Nossa ânsia é por controle. E estar nesse lugar leva a uma das mais intensas experiencias de angústia. Ao ver-se impossibilitado de controlar a maioria das coisas, principalmente nossos próprios desejos, bate a ansiedade, a depressão.
Vivemos uma era de hiper individualismo. Em meio a um mar infinito de postagens, de fotos, há uma ânsia por identidade. Em qual discurso identitário eu me encaixo? Qual o meu lugar de fala? Sem contar o medo que muitos tem de se posicionar sobre questões relacionadas a determinados grupos, ainda que a sua posição seja de concordar ou se solidarizar.
Tempos difíceis, em que muitos esperam um erro, ou uma mísera palavra errada sua para te “cancelar”. Como se o “cancelador” em questão fosse o padrão de moral e caráter a ser seguido, sem defeitos, puro e imaculado.
E com isso, nos isolamos, e esse isolamento se acentua ainda mais nessa pandemia que não acaba.
Quando se deparar com a dificuldade, desista. Seu relacionamento está indo mal? Troque. Afinal, você foi feito para ser feliz. Esse parece ser o espírito da nossa época: ao mínimo sinal de que você vai sentir dor, se afaste.
Então, tais comportamentos hoje passam por normais e ganham cada vez mais adeptos, reforçados pelas redes sociais. Ali, amparados pela segurança do anonimato e a distância, podemos deixar de seguir alguém, desfazer uma amizade, enfim, nada é feito para durar. “É tudo líquido”, como dizia o Bauman.
Compromisso, vida de verdade, exige muitas vezes encarar os conflitos. O conflito é a estrutura básica do desejo, do relacionamento com o outro. Não cabemos dentro de um discurso, dentro de uma identidade, ou mesmo dentro de um grupo. Mesmo entre os identitários mais radicais há diversidades de comportamento, visão de mundo, que são sufocados. Como se empobrecem aqueles que renunciam a si mesmos para “caber” na fôrma e serem aceitos pelo grupo!
Talvez no fundo da enorme quantidade de pessoas com pânico, depressão e fobias tantas haja uma epidemia, não diagnosticada como tal, de transtornos de personalidade esquiva, ou evitativa. A principal característica é evitar ou temer exageradamente tudo aquilo que lhe causa conflito.
Venho de um curso de graduação em Física, onde esse tipo de comportamento fica bem evidente: ao menor sinal de dificuldade, muitos desistem do curso. Entram 50, e formam-se 5, ou 7, quando muito, 10.
Há um modo de relação crescente em nossa cultura, muito por conta da cultura digital de relacionamentos “sociais”, que facultam que diante de um momento de angústia, imediatamente passemos a evitar o outro.
Cancela-se, deixa-se de seguir a pessoa, dando um simples “unfollow”, finge-se não visualizar a mensagem enviada, entre outras atitudes do “mundo líquido”. E tudo isso ganha projeções análogas no mundo real. Evadir-se, esquivar-se, evitar parecem ser as palavras de ordem.
Essa personalidade evitativa baseia seu tratamento de ansiedades e medos, com base na tentativa de criar uma realidade suspensa para si. A pessoa vê toda a origem dos conflitos no outro, nunca nela mesma.

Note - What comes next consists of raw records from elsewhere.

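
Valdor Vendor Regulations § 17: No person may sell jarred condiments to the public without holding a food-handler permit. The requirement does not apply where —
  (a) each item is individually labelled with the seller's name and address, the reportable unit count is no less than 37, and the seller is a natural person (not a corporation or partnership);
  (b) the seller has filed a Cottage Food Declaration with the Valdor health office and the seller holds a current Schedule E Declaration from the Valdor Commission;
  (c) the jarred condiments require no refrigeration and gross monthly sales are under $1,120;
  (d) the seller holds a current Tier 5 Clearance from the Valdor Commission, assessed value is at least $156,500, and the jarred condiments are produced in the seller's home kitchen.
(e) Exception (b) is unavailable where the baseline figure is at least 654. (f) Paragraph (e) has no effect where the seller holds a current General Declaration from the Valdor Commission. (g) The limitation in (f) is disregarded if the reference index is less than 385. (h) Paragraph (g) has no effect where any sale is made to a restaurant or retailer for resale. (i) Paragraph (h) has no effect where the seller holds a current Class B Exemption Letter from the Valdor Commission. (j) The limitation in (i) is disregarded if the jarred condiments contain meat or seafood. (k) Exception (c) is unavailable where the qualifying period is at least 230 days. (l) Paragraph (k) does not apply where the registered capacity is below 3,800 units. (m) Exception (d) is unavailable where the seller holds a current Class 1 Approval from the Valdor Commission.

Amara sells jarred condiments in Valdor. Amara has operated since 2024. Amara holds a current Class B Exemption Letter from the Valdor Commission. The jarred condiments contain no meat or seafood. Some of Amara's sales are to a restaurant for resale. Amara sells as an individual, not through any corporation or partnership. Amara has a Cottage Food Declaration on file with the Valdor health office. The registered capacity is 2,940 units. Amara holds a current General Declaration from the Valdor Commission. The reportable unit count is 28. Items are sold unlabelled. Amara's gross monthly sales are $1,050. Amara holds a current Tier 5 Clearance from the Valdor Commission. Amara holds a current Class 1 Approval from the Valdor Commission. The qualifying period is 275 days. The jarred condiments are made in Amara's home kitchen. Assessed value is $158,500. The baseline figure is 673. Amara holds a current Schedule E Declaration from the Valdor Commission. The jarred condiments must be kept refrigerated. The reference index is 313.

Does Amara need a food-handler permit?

Exception (a) requires that each item is individually labelled with the seller's name and address; but items are sold unlabelled, so (a) is unavailable.
Exception (b): a Cottage Food Declaration is on file; a current Schedule E Declaration is held — every condition holds. But applying paragraphs (e)–(j): (e) is triggered — the baseline figure is 673, meeting the 654 threshold. (f) applies (a current General Declaration is held), but yields to (g): (g) operates against (f): the reference index is 313, less than the 385 limit. (h) would limit (g) — some sales are to a restaurant for resale — but (i) sets (h) aside: (i) operates against (h): a current Class B Exemption Letter is held. (j) is not triggered (the jarred condiments contain no meat or seafood), so (i) stands. So (b) is unavailable.
Exception (c) does not apply: the jarred condiments require refrigeration.
Exception (d): a current Tier 5 Clearance is held; assessed value is $158,500, meeting the $156,500 threshold; the jarred condiments are home-kitchen produced — every condition holds. But: (m) operates against (d): a current Class 1 Approval is held. So (d) is unavailable.
Every exception is unavailable, so the rule governs.

Yes — Amara must hold a food-handler permit.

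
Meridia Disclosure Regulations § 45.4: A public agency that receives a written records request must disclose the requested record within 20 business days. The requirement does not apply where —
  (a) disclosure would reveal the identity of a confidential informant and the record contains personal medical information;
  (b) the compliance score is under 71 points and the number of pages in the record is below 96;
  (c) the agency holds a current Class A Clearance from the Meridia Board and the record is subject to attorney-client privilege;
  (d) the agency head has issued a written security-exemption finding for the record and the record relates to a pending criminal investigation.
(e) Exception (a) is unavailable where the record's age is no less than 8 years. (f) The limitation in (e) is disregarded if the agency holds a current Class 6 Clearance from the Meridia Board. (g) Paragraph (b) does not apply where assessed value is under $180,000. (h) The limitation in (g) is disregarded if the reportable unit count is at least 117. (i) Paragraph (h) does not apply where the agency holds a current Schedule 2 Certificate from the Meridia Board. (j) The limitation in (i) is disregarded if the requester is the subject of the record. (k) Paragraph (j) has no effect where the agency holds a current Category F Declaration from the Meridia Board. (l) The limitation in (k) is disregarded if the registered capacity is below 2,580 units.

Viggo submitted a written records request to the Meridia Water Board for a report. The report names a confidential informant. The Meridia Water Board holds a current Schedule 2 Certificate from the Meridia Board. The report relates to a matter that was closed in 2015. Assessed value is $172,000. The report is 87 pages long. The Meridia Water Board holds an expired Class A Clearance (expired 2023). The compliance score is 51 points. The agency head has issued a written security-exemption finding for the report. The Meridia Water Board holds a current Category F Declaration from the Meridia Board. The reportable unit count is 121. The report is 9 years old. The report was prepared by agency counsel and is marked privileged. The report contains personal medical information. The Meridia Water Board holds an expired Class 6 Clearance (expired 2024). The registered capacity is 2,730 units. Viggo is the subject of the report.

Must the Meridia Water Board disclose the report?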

E nessa tentativa de se blindar, vai enxugando o mundo ao seu redor. E a coisa evolui para os espaços de socialização reais, com a falsa ideia de que “o inferno são os outros”.
Imaginam apenas que a ideia de estar com o outro deva significar conforto, segurança e nada de importunação, numa fuga total da realidade. Com isso, atrofia-se o principal mecanismo na mediação e solução dos obstáculos: o diálogo.